Electromagnetic Modeling of Nanooptical 2-D Photonic Crystal Structures in Resonant Micro-Opto-Electro-Mechanical Systems: Polarization Selectivity and Tunability

In this thesis, optical filters and cavities consisting of 2-D Photonic Crystals (PCs) are studied in the Near-Infrared (NIR) range with regard to their optical properties using the frequency domain 3-D Finite Element Method (FEM). The filter structures are Photonic Crystal Membranes (PCMs) and micromechanically tunable Fabry-Pérot-Filters (FPFs) with periodically arranged Indium Phosphide (InP)/air elements, which support Guided Resonances (GRs). The focus here is primarily on the polarization selectivity. In the case of the FPFs, the tunability is investigated additionally. The filter structures form the main part of the present thesis. Here, approaches are introduced which allow for the identification of polarization-selective spectral ranges.

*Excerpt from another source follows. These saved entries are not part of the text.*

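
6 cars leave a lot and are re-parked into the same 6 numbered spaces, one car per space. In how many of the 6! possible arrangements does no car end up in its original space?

265

!6 is the nearest integer to 6!/e.
6! = 720, and 720/e ≈ 264.87, so !6 = 265.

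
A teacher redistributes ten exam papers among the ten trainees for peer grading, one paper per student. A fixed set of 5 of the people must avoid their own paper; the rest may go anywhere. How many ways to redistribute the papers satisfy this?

2170680

Let A_j be the event that the j-th constrained one is fixed. By inclusion-exclusion over the 5 events:
Σ_{j=0}^{5} (-1)^j C(5,j)(10-j)!
= C(5,0)·10! - C(5,1)·9! + C(5,2)·8! - C(5,3)·7! + C(5,4)·6! - C(5,5)·5!
= 3628800 - 1814400 + 403200 - 50400 + 3600 - 120
= 2170680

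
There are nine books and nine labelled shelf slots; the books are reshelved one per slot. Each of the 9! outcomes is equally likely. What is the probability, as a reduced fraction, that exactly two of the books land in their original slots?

103/560

Favorable outcomes: C(9,2)·!7 = 36·1854 = 66744.
Total outcomes: 9! = 362880.
Probability = 66744/362880 = 103/560.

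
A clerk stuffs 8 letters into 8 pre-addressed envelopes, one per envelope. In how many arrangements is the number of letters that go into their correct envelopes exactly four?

630

Pick the 4 fixed positions: C(8,4) = 70 ways.
The other 4 form a derangement: !4 = 9.
Total: 70 × 9 = 630.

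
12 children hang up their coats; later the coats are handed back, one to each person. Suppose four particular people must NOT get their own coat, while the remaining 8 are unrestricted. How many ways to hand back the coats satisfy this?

Let A_j be the event that the j-th constrained one is fixed. By inclusion-exclusion over the 4 events:
Σ_{j=0}^{4} (-1)^j C(4,j)(12-j)!
= C(4,0)·12! - C(4,1)·11! + C(4,2)·10! - C(4,3)·9! + C(4,4)·8!
= 479001600 - 159667200 + 21772800 - 1451520 + 40320
= 339696000

339696000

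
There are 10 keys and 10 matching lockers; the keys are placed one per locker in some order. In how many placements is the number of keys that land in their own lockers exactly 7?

240

Choose which 7 of the 10 are fixed: C(10,7) = 120.
The remaining 3 must be deranged: !3 = 2.
Total: 120 × 2 = 240.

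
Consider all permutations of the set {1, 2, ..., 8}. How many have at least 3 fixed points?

3235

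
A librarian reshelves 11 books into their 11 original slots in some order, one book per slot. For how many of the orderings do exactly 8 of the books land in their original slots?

330

Choose which 8 of the 11 are fixed: C(11,8) = 165.
The remaining 3 must be deranged: !3 = 2.
Total: 165 × 2 = 330.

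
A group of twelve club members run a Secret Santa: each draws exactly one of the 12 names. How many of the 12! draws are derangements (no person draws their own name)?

Use !n = (n-1)(!(n-1) + !(n-2)).
!12 = 11·(14684570 + 1334961) = 11·16019531 = 176214841

176214841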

In addition, design rules are derived, procedures for the optimizing of the optical properties are presented, and the origin of the GRs is clarified. The aim here is to improve and extend the conventional optical characteristics of the filter structures. The last part of this thesis deals with a Photonic Crystal Cavity (PCC) consisting of Gallium Arsenide (GaAs)/air features. Emphasis is placed on eigenmodes, which are suitable for use in surface-emitting laser devices. Such a mode is investigated and characterized.